I am using a mac OS Sierra 10.12.3 using Pycharm Community Edition 2016.3.2 in PyCharm i am using Python 2.7.11 and tried to run the following

import pandas as pd it gives me error saying no modules named pandas

so i went to my terminal and typed pip install pandas

here is the response

Brians-MBP:~ brians$ pip install pandas Requirement already satisfied: pandas in ./miniconda3/lib/python3.5/site-packages/pandas-0.19.2-py3.5-macosx-10.6-x86_64.egg Requirement already satisfied: python-dateutil>=2 in ./miniconda3/lib/python3.5/site-packages/python_dateutil-2.6.0-py3.5.egg (from pandas) Requirement already satisfied: pytz>=2011k in ./miniconda3/lib/python3.5/site-packages/pytz-2016.10-py3.5.egg (from pandas) Requirement already satisfied: numpy>=1.7.0 in ./miniconda3/lib/python3.5/site-packages/numpy-1.12.0-py3.5-macosx-10.6-x86_64.egg (from pandas) Requirement already satisfied: six>=1.5 in ./miniconda3/lib/python3.5/site-packages/six-1.10.0-py3.5.egg (from python-dateutil>=2->pandas)

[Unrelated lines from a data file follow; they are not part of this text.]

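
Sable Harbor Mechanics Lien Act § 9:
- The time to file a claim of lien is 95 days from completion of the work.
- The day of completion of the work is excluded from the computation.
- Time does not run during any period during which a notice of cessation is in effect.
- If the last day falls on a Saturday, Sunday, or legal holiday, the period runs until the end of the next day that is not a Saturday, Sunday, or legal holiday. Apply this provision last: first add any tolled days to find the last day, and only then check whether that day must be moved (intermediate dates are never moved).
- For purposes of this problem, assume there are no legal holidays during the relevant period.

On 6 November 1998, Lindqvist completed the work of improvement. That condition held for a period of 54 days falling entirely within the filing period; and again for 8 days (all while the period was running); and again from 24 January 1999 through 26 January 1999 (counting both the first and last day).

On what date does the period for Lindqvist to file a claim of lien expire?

95 days after 6 November 1998 is February 9, 1999.
Tolling adds 54 days: February 9, 1999 + 54 days = April 4, 1999.
Tolling adds 8 days: April 4, 1999 + 8 days = April 12, 1999.
From January 24, 1999 through January 26, 1999 inclusive is 3 days; tolling adds 3 days: April 12, 1999 + 3 days = April 15, 1999.
April 15, 1999 is a Thursday and not a legal holiday, so no extension applies.

April 15, 1999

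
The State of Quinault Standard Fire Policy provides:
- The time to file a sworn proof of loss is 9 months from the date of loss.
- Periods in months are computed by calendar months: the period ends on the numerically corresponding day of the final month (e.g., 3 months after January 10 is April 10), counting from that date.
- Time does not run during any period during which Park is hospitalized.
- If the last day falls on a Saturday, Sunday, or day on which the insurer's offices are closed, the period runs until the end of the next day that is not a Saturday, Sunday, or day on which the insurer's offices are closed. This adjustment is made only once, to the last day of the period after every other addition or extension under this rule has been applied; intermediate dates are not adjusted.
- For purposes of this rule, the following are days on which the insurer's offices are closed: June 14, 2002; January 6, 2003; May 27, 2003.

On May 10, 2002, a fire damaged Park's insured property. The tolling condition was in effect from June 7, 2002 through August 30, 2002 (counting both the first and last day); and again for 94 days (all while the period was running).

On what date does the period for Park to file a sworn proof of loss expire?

9 months after May 10, 2002 is February 10, 2003.
From June 7, 2002 through August 30, 2002 inclusive is 85 days; tolling adds 85 days: February 10, 2003 + 85 days = May 6, 2003.
Tolling adds 94 days: May 6, 2003 + 94 days = August 8, 2003.
August 8, 2003 is a Friday and not a day on which the insurer's offices are closed, so no extension applies.

August 8, 2003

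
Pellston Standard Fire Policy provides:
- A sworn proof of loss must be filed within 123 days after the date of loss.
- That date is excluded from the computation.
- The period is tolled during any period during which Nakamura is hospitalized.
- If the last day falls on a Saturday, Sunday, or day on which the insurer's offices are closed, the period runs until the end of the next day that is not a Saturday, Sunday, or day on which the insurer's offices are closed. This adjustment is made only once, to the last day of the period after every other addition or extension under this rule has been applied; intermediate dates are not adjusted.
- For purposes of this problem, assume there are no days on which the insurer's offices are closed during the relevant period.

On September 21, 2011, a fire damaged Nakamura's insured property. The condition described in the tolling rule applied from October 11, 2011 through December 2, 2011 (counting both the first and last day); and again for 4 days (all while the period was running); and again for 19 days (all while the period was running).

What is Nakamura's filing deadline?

123 days after September 21, 2011 is January 22, 2012.
From October 11, 2011 through December 2, 2011 inclusive is 53 days; tolling adds 53 days: January 22, 2012 + 53 days = March 15, 2012.
Tolling adds 4 days: March 15, 2012 + 4 days = March 19, 2012.
Tolling adds 19 days: March 19, 2012 + 19 days = April 7, 2012.
April 7, 2012 is Saturday; April 8, 2012 is Sunday. The next qualifying day is April 9, 2012.

April 9, 2012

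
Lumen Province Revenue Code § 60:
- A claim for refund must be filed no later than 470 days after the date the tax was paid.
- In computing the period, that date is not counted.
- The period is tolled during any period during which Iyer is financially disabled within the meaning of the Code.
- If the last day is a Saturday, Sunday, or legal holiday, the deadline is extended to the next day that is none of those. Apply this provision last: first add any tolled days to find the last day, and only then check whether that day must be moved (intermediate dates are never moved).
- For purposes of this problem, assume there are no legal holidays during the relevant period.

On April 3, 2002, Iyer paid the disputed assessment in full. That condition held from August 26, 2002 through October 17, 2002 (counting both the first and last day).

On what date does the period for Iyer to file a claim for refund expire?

470 days after April 3, 2002 is July 17, 2003.
From August 26, 2002 through October 17, 2002 inclusive is 53 days; tolling adds 53 days: July 17, 2003 + 53 days = September 8, 2003.
September 8, 2003 is a Monday and not a legal holiday, so no extension applies.

September 8, 2003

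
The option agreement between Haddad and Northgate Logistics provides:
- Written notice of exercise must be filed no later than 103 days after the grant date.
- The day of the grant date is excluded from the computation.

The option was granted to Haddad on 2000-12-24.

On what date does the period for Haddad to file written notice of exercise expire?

103 days after 2000-12-24 is April 6, 2001.

April 6, 2001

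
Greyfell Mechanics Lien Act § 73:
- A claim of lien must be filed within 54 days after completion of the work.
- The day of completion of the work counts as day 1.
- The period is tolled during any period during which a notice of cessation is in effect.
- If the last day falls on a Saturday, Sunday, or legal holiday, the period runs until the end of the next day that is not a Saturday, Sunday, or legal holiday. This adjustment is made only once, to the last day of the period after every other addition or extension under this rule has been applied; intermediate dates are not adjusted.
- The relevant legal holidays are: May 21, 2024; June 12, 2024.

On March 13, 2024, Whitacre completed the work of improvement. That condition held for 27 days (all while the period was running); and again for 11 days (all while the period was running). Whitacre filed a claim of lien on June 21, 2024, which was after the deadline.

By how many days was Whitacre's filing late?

Counting March 13, 2024 as day 1, day 54 is May 5, 2024.
Tolling adds 27 days: May 5, 2024 + 27 days = June 1, 2024.
Tolling adds 11 days: June 1, 2024 + 11 days = June 12, 2024.
June 12, 2024 is a listed holiday. The next qualifying day is June 13, 2024.
The deadline is June 13, 2024; from June 13, 2024 to June 21, 2024 is 8 days.

8 days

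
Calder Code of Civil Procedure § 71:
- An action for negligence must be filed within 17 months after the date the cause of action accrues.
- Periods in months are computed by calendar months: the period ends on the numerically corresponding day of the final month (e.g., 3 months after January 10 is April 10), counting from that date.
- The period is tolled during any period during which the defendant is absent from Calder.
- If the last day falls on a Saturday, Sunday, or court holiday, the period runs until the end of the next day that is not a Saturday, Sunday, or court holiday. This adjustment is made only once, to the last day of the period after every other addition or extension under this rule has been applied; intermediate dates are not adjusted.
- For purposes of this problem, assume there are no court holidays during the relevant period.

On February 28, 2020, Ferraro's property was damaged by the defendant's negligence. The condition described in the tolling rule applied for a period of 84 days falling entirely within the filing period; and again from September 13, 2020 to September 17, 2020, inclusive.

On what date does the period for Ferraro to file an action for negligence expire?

October 25, 2021

17 months after February 28, 2020 is July 28, 2021.
Tolling adds 84 days: July 28, 2021 + 84 days = October 20, 2021.
From September 13, 2020 through September 17, 2020 inclusive is 5 days; tolling adds 5 days: October 20, 2021 + 5 days = October 25, 2021.
October 25, 2021 is a Monday and not a court holiday, so no extension applies.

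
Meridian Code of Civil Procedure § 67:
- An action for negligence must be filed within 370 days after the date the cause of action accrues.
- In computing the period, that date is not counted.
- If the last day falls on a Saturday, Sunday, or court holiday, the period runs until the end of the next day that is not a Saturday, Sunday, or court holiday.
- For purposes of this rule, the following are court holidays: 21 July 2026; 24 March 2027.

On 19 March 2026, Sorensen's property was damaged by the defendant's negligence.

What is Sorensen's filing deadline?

March 25, 2027

370 days after 19 March 2026 is March 24, 2027.
March 24, 2027 is a listed holiday. The next qualifying day is March 25, 2027.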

When I go to preferences - project interpreter and select 2.7.11 as my interpreter it does not show pandas.

but when i select 3.5.2 (~/miniconda3/bin/python) it does show pandas.

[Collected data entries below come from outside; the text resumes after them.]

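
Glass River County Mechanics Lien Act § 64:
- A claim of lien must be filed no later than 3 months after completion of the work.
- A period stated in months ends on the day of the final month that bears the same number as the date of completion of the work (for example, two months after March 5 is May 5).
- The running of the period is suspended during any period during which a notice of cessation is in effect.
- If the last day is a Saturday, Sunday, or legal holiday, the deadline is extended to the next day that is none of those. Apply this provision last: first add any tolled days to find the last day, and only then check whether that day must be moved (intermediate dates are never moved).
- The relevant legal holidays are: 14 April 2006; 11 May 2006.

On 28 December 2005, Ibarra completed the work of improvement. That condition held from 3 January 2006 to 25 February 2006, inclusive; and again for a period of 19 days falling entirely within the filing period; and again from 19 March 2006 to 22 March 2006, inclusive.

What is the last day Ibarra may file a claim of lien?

June 13, 2006

3 months after 28 December 2005 is March 28, 2006.
From January 3, 2006 through February 25, 2006 inclusive is 54 days; tolling adds 54 days: March 28, 2006 + 54 days = May 21, 2006.
Tolling adds 19 days: May 21, 2006 + 19 days = June 9, 2006.
From March 19, 2006 through March 22, 2006 inclusive is 4 days; tolling adds 4 days: June 9, 2006 + 4 days = June 13, 2006.
June 13, 2006 is a Tuesday and not a legal holiday, so no extension applies.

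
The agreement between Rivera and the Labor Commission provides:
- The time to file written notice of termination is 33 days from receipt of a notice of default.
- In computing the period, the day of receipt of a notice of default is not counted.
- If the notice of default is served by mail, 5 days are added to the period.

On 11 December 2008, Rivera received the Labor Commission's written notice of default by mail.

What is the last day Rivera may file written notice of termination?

33 days after 11 December 2008 is January 13, 2009.
Service was by mail, adding 5 days: January 13, 2009 + 5 days = January 18, 2009.

January 18, 2009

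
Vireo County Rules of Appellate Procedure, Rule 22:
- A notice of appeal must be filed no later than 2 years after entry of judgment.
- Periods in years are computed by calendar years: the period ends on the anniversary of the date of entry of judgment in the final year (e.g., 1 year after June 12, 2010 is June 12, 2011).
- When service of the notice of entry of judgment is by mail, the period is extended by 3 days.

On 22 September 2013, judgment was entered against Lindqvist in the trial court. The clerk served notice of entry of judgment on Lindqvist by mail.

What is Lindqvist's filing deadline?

2 years after 22 September 2013 is September 22, 2015.
Service was by mail, adding 3 days: September 22, 2015 + 3 days = September 25, 2015.

September 25, 2015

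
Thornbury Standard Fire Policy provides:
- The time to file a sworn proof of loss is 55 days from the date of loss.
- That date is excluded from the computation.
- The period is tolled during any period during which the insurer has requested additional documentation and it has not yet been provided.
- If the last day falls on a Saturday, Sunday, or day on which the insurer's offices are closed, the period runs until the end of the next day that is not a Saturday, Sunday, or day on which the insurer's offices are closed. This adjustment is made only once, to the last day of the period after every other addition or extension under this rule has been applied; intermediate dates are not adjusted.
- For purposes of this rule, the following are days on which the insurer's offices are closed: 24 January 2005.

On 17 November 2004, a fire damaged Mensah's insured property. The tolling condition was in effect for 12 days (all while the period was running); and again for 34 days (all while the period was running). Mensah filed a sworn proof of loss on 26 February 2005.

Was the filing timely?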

How do I link pandas to 2.7.11?

2

2 Answers

1
votes

open PyCharm, go o preferences and then go to the Project Interpreter section. From there you can click the + button and then click on pandas and then click install packages

0
votes

Mac OSX computers come with a version of Python 2.x pre-installed. The precise version depends on the recency of the computer, but all now ship with 2.7.11. Try opening a new command line and running which -a python in your command line: you should see something like /System/Library/Frameworks/Python.framework/Versions/2.7.

To install on this Python, you can open a new Terminal and simply run pip install pandas.

Note however that messing with your system Python is not recommended. It's strongly recommended that you use a virtualenv or conda (which you appear to be using) to virtualize the environment instead.

And while there is a way of achieving the same affect within PyCharm itself, this isn't a PyCharm-specific problem.